Wednesday, June 16, 2021

Into The Drowning Deep - Mira Grant

 


Into The Drowning Deep is the first in Mira Grant’s “Rolling in the Deep” series. It’s a blend of cryptozoology, slow-burn tension, and sudden, brutal, bloody violence. Because in the deep, you see, there are monsters. 

The monsters make their presence known early, when a ship filming a reality-show-slash-documentary for a B-list horror channel is found floating in the middle of nowhere. Video footage shows monsters crawling up the hull, and devouring the crew.The footage is by turns ignored, dismissed as a hoax, or believed, by cranks and zealots. Whatever left the crew of the ship a bloody ruin, dubbed “mermaids”, occupies a liminal space between belief and indifference. People, as a whole, have other problems. 


And decades later, people, in the specific, are ready to go hunting monsters. They’re a motley crew, hired on by the same entertainment firm that funded the first, disastrous expedition. They include a cryptozoologist, sister to one of the murdered film crew, a zealot scientist, proselytising that whatever lives in the deep is both real and hungry, her husband, a corporate stooge with a past (and an agenda), and an entertainment presenter trying to actually do some decent work. They’re surrounded by a larger crew, who range from seasoned professionals to a couple driven by the lust of the hunt, and the promise of monsters on their wall. It’s a diverse band, and though only the central few get enough time on the page to truly breathe, still, the remainder are far more than ciphers, given enough of a splash to make them memorable.  And the core cast range from endearing to icy, through inscrutable and back again. They’re alive, people dealing with loss and pain and friendship and love, and..occasionally, seeing people get eaten.


The book does a great job of making you care about these people. After the initial shock, it settles into the simmering burn of tension, building them up, showing you each as a living, breathing individual. And ito shows you the small and large mistakes, the hubris, the need for closure, the humanity that leads toward something happening again.  As scientists work on a cruise that feels like a holiday, laying out equipment to study climate change, with no expectation of finding legends and myth, we know that a splash of carmine on the deck is only pages away. As the protective measures that should keep them safe are left idle, as the security team are shown to be more actor than brute squad, again and again we see the best and worst of humanity. And the rising sense of dread, of the unseen creeping ever closer, of the scaled hand cresting the rail beneath unknowing eyes - it turns the screw on the reader.
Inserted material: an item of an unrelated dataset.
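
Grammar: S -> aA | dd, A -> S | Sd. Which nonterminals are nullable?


A nonterminal is nullable iff some alternative derives ε (directly, or every symbol in it is nullable)
Nullable: {}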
And when it comes to it, the tension is worth it. There’s a sense of the fragility and truth of humanity. That people are what we are, beneath our foibles. The good and the bad is on display, between the lethal conflict, the scrambles through the dark, through the forbidding deep. What comes as it all boils over into madness is believable, and in its way, beautiful. It speaks for the people, and the monsters, even as it approaches their reality unflinching. 

Now saying that, the end suggests there’s more to come, and i look forward to it;the gaps o the denouement feel ready to be plugged, though right now they seem like a slow leak.But that’s a chary complaint, for a story which caught me up like a fishhook and pulled me through its pages like a riptide. It’s a lot of fun, this story, and I think, if you’re in the mood for monsters, for darkness and hubris and horror, you’ll enjoy this.